While I have just come across a system that may (no firm answers yet) provide better response rates and excellent analytics, I suggest truly effective leaders will look first to make sure their primary customer relationships are positive and improving through the programs in place. In other words, do the homework and be truly disciplined and objective to evaluate what already exists.

Getting to know your customers and their experiential expectations better by building relationships across the system is a basic and good place to start.

  • Behavioral economists generally believe less than one-third of a customers’ considerations (and connection to the company’s products and services) are built on the rational. Is the Brand and its customer centric culture based on only rational attributes or both the rational and the emotional connections which drive loyalty? Are the Brand’s and company’s cultural values repeatedly dramatized?

Way more often than not, management stops communicating and repeating the Brand’s core values and culture long before the team living with and projecting those values fully embraces them.

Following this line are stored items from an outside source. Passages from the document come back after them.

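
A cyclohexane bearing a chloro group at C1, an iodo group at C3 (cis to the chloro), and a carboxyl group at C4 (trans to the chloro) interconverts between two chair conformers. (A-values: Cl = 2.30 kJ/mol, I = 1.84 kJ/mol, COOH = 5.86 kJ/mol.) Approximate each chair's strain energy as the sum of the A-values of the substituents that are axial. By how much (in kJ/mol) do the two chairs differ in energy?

Chair I (chloro axial, iodo axial, carboxyl axial): E = 10.00 kJ/mol.
Chair II (chloro equatorial, iodo equatorial, carboxyl equatorial): E = 0.00 kJ/mol.
ΔE = 10.00 − 0.00 = 10.00 kJ/mol; chair II is more stable.

10.00 kJ/mol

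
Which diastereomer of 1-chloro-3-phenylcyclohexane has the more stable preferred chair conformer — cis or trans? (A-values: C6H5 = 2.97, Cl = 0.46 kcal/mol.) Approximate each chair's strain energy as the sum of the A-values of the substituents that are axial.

cis

At 1,3 positions (parity same): cis → (e,e or a,a); trans → (a,e or e,a).
Best chair for cis: E = 0.00 kcal/mol; best chair for trans: E = 0.46 kcal/mol.
The cis isomer is lower by 0.46 kcal/mol.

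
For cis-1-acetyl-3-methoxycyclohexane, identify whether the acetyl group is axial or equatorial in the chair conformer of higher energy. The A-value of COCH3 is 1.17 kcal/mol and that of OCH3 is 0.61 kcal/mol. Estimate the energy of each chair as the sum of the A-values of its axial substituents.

C1 and C3 have the same parity, so for the cis isomer the two substituents are e,e in one chair and a,a in the other.
Chair I (acetyl axial, methoxy axial): E = 1.78 kcal/mol.
Chair II (acetyl equatorial, methoxy equatorial): E = 0.00 kcal/mol.
Chair I is the less stable (higher-energy) conformer, and in that chair the acetyl group is axial.

axial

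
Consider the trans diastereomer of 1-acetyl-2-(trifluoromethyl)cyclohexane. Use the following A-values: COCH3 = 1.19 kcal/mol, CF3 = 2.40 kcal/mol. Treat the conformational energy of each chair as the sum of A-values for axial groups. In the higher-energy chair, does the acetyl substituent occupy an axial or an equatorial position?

C1 and C2 have opposite parity, so for the trans isomer the two substituents are e,e in one chair and a,a in the other.
Chair I (acetyl axial, trifluoromethyl axial): E = 3.59 kcal/mol.
Chair II (acetyl equatorial, trifluoromethyl equatorial): E = 0.00 kcal/mol.
Chair I is the less stable (higher-energy) conformer, and in that chair the acetyl group is axial.

axial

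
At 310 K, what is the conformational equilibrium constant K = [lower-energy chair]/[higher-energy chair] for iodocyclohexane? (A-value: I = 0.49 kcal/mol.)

K ≈ 2.22

One chair has the iodo group axial (E = 0.49 kcal/mol) and the other has it equatorial (E = 0).
ΔG = 0.49 kcal/mol between the two chairs.
K = exp(ΔG/RT) with R = 1.987×10⁻³ kcal mol⁻¹ K⁻¹ and T = 310 K gives K ≈ 2.22.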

  • The track record for social media effectiveness seems to be—not surprisingly—that content and connecting the customer to the Brand platform and a customer centric culture are paramount. Learn the customer’s interests first before telling them what the company wants them to hear. After all, it’s not what the company wants to say but rather what the customers want to hear as it relates to the brand, products or services that matters.

Working with a restaurant client, I was struck by a big bump in Facebook’s analytics that went beyond what the social media calendar had projected. It was based on a restaurant customer’s simple photo and comment on a piece of artwork rather than the menu or service or décor. The level of engagement was easily better than five times the average, and this customer’s experience demonstrates how the customer vision is through an experiential lens.

Effectively utilizing the social media experience is important and, as with other aspects of today’s technology, can benefit the needed sales and relationship building aspect of any customer centric culture. The highly disciplined and strategic consumer packaged goods companies (CPG) are moving more and more dollars toward social media to give social media a bigger portion of the media budget because of perceived sales gains.

  • Are the training and developmental programs impressive enough to teach, dramatize, and reemphasize the customer centric culture’s belief system? Are bonuses and promotions tied to outstanding customer service? This may sound obvious, but, all too often, they are critical pieces which are taken for granted or have not been updated and refocused in years.

It is never the wrong time to take another look at the core programs which are meant to drive a customer centric culture and its sales building impact. But the approach needs to be “tough” and objective, whether it’s dealing with the Brand and Culture, social media and other communications practices, customer friendly technology, or training and development.